The Rankine cycle is a fundamental thermodynamic cycle widely used in steam power plants. In this case, an ideal Rankine cycle operates with water as the working fluid, expanding through a turbine and condensing at low pressure. The turbine inlet conditions are high-pressure superheated steam (600°C at 6 MPa), and the condenser pressure is maintained at 10 kPa.

To evaluate entropy generation, we recognize that although the internal processes of an ideal Rankine cycle are reversible, entropy is still generated due to the heat transfer between finite temperature reservoirs. Specifically, heat is added in the boiler from a reservoir at 1400 K and rejected in the condenser to surroundings at 298 K (25°C). The entropy generation arises due to these thermal interactions.

By calculating the rate of heat addition and rejection, and relating them to their respective reservoir temperatures, we determine the entropy flow into and out of the system. The net entropy generation is positive (348.9 kW/K), confirming the second law of thermodynamics: real processes increase the entropy of the universe. Thus, the cycle is thermodynamically viable, though not perfectly efficient.

To assess irreversibility, we compare the actual work output of the Rankine cycle to that of an ideal Carnot cycle operating between the same thermal reservoirs.

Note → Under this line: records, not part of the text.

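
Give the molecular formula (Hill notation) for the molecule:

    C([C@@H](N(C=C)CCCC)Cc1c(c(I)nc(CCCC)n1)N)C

C18H31IN4

Heavy atoms from the SMILES: 18 C, 1 I, 4 N.
Implicit hydrogens by atom environment:
  9 × C: 2 H each → 18
  4 × C (aromatic): no H
  3 × C: 3 H each → 9
  2 × C: 1 H each → 2
  2 × N (aromatic): no H
  1 × I: no H
  1 × N: 2 H
  1 × N: no H
  Total hydrogens = 31.
Molecular formula: C18H31IN4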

The Carnot cycle provides a theoretical upper limit on efficiency. The difference in work outputs—1299.5 kJ/kg—quantifies the irreversibility caused by real-world constraints. For the given mass flow rate, the total irreversibility is about 103.96 MW. This loss represents the energy that could not be converted into useful work due to the entropy increase and other inefficiencies. Understanding and minimizing this irreversibility is central to improving thermal system design.